The Tailor of Panama
directed by John Boorman
(Columbia TriStar, 2001)

There are 200 British nationals living in Panama -- 201 if you count Andrew "Andy" Osnard (Pierce Brosnan), a British secret agent sent there to discover what he can about the goings-on in a country that harbors the world's most famous canal.

He could have any of the 200 other British subjects as his contact, but he chooses Harold "Harry" Pendel (Geoffrey Rush), a hardworking tailor who can mark up a suit faster than most merchants can mark up a price.

Why he chooses Harry is a bit of a mystery, unless it's because he knows Harry is deep in debt over a farm that has no water, or that he did six years in prison for torching his Uncle Benny's clothing factory, or that his wife, Louisa (Jamie Lee Curtis), works for the canal chief, or that Harry has been known to outfit the president of Panama himself, not to mention most of the male members of Panama's 30 ruling families.

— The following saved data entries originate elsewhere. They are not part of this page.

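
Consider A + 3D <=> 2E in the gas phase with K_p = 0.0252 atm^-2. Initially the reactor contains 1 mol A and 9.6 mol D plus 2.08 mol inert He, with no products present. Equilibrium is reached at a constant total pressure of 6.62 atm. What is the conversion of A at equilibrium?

X = 0.615

Take 1 mol A as basis and let X be its fractional conversion, so ξ = X.
Moles: n_A = 1 − X; n_D = 9.6 − 3X; n_E = 2X; n_I = 2.08 (inert).
Total moles n_T = 12.7 − 2X.
Mole fractions y_i = n_i/n_T; K_p = p_E^2 / (p_A p_D^3) with p_i = y_i·P.
This yields a degree-4 equation in X; solving on (0,1), X = 0.615.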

But if Harry is happy to keep the ruling class in gabardine, he's also devoted to his working-class friends, especially his secretary-receptionist-bookkeeper, Marta (Leonor Varela), and his first Panamanian customer, Michelangelo "Mickie" Abraxas (Brendan Gleeson), a former anti-Noriega activist who has been Big House-trained into submission by the former dictator's thugs.

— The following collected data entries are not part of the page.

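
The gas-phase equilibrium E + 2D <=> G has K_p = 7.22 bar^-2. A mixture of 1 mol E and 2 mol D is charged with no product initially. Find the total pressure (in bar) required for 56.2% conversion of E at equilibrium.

Take 1 mol E as basis and let X be its fractional conversion, so ξ = X.
Moles: n_E = 1 − X; n_D = 2 − 2X; n_G = X.
Summing: n_T = 3 − 2X.
K_p = p_G / (p_E p_D^2) with p_i = (n_i/n_T)·P.
At X = 0.562: the mole-fraction product g(X) = Π y_i^ν_i = 5.885. Since K_p = g(X)·P^{-2}, P = (g/K_p)^(1/2) = (5.885/7.22)^(1/2) = 0.903 bar.

P = 0.903 bar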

That makes Harry a sort of house divided against himself, and like that proverbial house, he is on the verge of collapse.

So he thinks it will do no harm and a lot of good when, in return for some ready cash, he represents Marta and Abraxas to Osnard as Panama's "silent opposition," then raises the ante by suggesting that Panama is set to sell its big ditch to France, Japan, China and Taiwan, or some combination thereof.

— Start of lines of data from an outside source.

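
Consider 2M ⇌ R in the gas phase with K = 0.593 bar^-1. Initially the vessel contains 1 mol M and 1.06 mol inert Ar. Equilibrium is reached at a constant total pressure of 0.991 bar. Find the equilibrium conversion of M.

Basis: 1 mol M initially; let X = conversion of M. Extent ξ = 0.5X.
At extent ξ: n_M = 1 − X; n_R = 0.5X; n_I = 1.06 (inert).
Total moles n_T = 2.06 − 0.5X.
y_i = n_i/n_T, p_i = y_i·P. K = p_R / (p_M^2).
Substituting and setting equal to 0.593 bar^-1 gives a polynomial in X; the root in (0,1) is X = 0.301.

X = 0.301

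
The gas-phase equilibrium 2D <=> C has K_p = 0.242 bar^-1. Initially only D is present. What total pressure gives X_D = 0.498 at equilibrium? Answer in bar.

Let X = conversion of D (basis 1 mol D); extent of reaction ξ = 0.5X.
At extent ξ: n_D = 1 − X; n_C = 0.5X.
Total moles n_T = 1 − 0.5X.
K_p = p_C / (p_D^2) with p_i = (n_i/n_T)·P.
At X = 0.498: the mole-fraction product g(X) = Π y_i^ν_i = 0.742. Since K_p = g(X)·P^{-1}, P = (g/K_p)^(1/1) = (0.742/0.242)^(1/1) = 3.07 bar.

P = 3.07 bar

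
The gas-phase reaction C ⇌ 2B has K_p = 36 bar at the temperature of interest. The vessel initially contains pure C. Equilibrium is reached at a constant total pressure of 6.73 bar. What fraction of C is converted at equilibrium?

X = 0.756

Take 1 mol C as basis and let X be its fractional conversion, so ξ = X.
Mole table: n_C = 1 − X; n_B = 2X.
Summing: n_T = 1 + X.
With p_i = (n_i/n_T)P, K_p = p_B^2 / (p_C).
Substituting and setting equal to 36 bar gives a polynomial in X; the root in (0,1) is X = 0.756.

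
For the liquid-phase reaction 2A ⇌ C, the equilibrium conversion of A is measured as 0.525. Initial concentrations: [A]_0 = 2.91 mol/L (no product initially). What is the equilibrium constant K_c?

Let X = conversion of A.
Concentrations: [A] = 2.91 − 2.91X; [C] = 1.46X.
At X = 0.525: [A] = 1.38, [C] = 0.764.
K_c = [C] / ([A]^2) = 0.4 L/mol.

K_c = 0.4 L/mol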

If that makes The Tailor of Panama sound a trifle complicated, it's because it is. To follow it, it helps to know a bit about Panama and the canal and former Panamanian dictator Manuel Noriega and the anger felt by conservative groups in the United States when the canal was handed over to the Panamanians.

But Tailor is ultimately a personal, not a political, thriller. The real interest lies in Harry, in seeing just how much he'll fudge in his attempts to help his friends and guard the family secrets, and in seeing what happens when his little white lies suddenly mean big bucks to a corrupt network of spies, diplomats and power brokers.

Along the way Harry gets help from the spirit of his late Uncle Benny (playwright Harold Pinter), who appears to Harry long enough to impart jewels of wisdom like, "A man who tells the truth is bound to be found out sooner or later," and a huge hand from Brosnan, who proves he's more than just a pretty face, playing a spy who makes James Bond look like a cloistered monk.

Tailor is that odd film that can be brutally funny and just plain brutal, often simultaneously. It's full of local color, flavored with just the right amount of salsa and absolutely overrun with characters it's impossible not to care about.

John le Carre, who wrote the book and worked on the script, made his mark with Cold War thrillers like The Spy Who Came in from the Cold. With Tailor of Panama, it's clear le Carre himself has come in from the cold.

And there's no doubt about it, he's once more hit his mark. Dead center.